During the World War II era, Gibson labeled their headstocks with the "Only a Gibson is Good Enough" banner, and the LG-2 was one of the streamlined models introduced for wartime production. The LG-2 was the first of the LG line, and while its small body looks similar to some prewar Gibsons, it has a wider waist and a wider upper bout, which give it a shape and geometry almost like a classical guitar. It also has a rounded heel and rounded neck profile, which was a modern advance from '30s Gibson L-00s that often had V-necks.
Most importantly for tone, the LG-2 combines graceful slope shoulders and wider body with X-bracing under the hood. This gives it a dynamic, responsive feel that balances perfectly with the throaty, Gibson thump you expect. Relative to postwar examples, the war-era LG-2s are lightly built, which translates to serious tone. With this lovely '43 in your hands, it only takes one chord to convince you that indeed "Only a Gibson is Good Enough."
This 1943 Gibson LG-2 has seen some repairs over the years, but thanks to the work involved, it's in remarkably playable condition.

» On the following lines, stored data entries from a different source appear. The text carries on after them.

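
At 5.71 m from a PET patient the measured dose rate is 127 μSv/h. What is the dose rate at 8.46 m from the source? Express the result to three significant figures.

57.9 μSv/h

Applying the 1/r² law, scaling from 5.71 m to 8.46 m:
(5.71/8.46)² = 0.4555, so 127 × 0.4555 = 57.85 μSv/h.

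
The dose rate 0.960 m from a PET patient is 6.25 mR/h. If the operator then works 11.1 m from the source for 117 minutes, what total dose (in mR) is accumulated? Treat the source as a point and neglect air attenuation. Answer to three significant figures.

Using I₁d₁² = I₂d₂², rate at 11.1 m:
6.25 × (0.960/11.1)² = 6.25 × 0.007480 = 0.04675 mR/h.
Dose = rate × time = 0.04675 mR/h × 1.950 h = 0.09116 mR.

0.0912 mR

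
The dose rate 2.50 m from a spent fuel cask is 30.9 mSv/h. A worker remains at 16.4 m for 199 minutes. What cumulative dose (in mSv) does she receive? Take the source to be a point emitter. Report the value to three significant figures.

Using I₁d₁² = I₂d₂², rate at 16.4 m:
30.9 × (2.50/16.4)² = 30.9 × 0.02324 = 0.7181 mSv/h.
Dose = rate × time = 0.7181 mSv/h × 3.317 h = 2.382 mSv.

2.38 mSv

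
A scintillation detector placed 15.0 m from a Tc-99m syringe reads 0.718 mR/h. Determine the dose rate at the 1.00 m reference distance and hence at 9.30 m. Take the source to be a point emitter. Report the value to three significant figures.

162 mR/h; 1.87 mR/h

By the inverse-square law,
At 1.00 m: (15.0/1.00)² = 225.0, so 0.718 × 225.0 = 161.5 mR/h
At 9.30 m: (1.00/9.30)² = 0.01156, so 161.5 × 0.01156 = 1.867 mR/h.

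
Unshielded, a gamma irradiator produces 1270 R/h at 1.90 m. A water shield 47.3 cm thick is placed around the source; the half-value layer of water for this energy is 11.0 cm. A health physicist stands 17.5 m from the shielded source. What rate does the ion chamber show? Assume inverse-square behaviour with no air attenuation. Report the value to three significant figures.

0.760 R/h

Distance alone: 1270 × (1.90/17.5)² = 1270 × 0.01179 = 14.97 R/h.
Shield: 47.3/11.0 = 4.300 half-value layers → attenuation 2^(−4.300) = 0.05077.
Combined: 14.97 × 0.05077 = 0.7600 R/h.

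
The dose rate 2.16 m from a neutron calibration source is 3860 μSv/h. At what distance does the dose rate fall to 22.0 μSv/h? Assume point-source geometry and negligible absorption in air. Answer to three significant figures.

28.6 m

Using I₁d₁² = I₂d₂², d₂ = d₁·√(I₁/I₂).
I₁/I₂ = 3860/22.0 = 175.5, so d₂ = 2.16 × √175.5 = 28.61 m.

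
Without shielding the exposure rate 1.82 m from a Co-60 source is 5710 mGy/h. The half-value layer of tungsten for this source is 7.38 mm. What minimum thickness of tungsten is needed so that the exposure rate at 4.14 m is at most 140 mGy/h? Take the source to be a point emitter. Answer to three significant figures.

At 4.14 m, distance alone gives (1.82/4.14)² = 0.1933, so 5710 × 0.1933 = 1104 mGy/h.
Further attenuation needed: 1104/140 = 7.886.
n = log₂(7.886) = 2.979 half-value layers.
Thickness = 2.979 × 7.38 mm = 21.99 mm.

22.0 mm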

It's hard to imagine there are many examples that play as comfortably and easily as this one, and the rich, articulate sound it produces will blow you away.
As is typical of lightly-built wartime Gibsons, the top belly-ing looks to have caused some problems over the years, but fortunately luthier John Baxendale (of Colorado Guitar Co./JC Baxendale Guitars) was able to get this old LG-2 into fine working condition. He made a new bridge plate for it and reglued the bridge to fit the top securely. He also reset the neck, refretted the original Brazilian Rosewood fingerboard, and carved a new intonated bone saddle for the bridge. As result, it plays so nicely you might mistake it for a reissue, but of course it packs the nuanced tone you can only get from a vintage original. And the played-in vibe and mojo are authentic—this is a real relic!
As for structural repairs, what's most obvious is a headstock repair. It involved some finish work to mask the witness line, but it's neat, 100% stable, and doesn't cause any tuning issues. Other than that, there are two repaired top cracks that run from the bridge toward the end block, and there is also the typical crack along the edge of the pickguard. All three are neatly repaired, and there are no issues with the bracing. This '43 LG-2 has new tuner buttons, a new nut, and it includes a new hardshell case.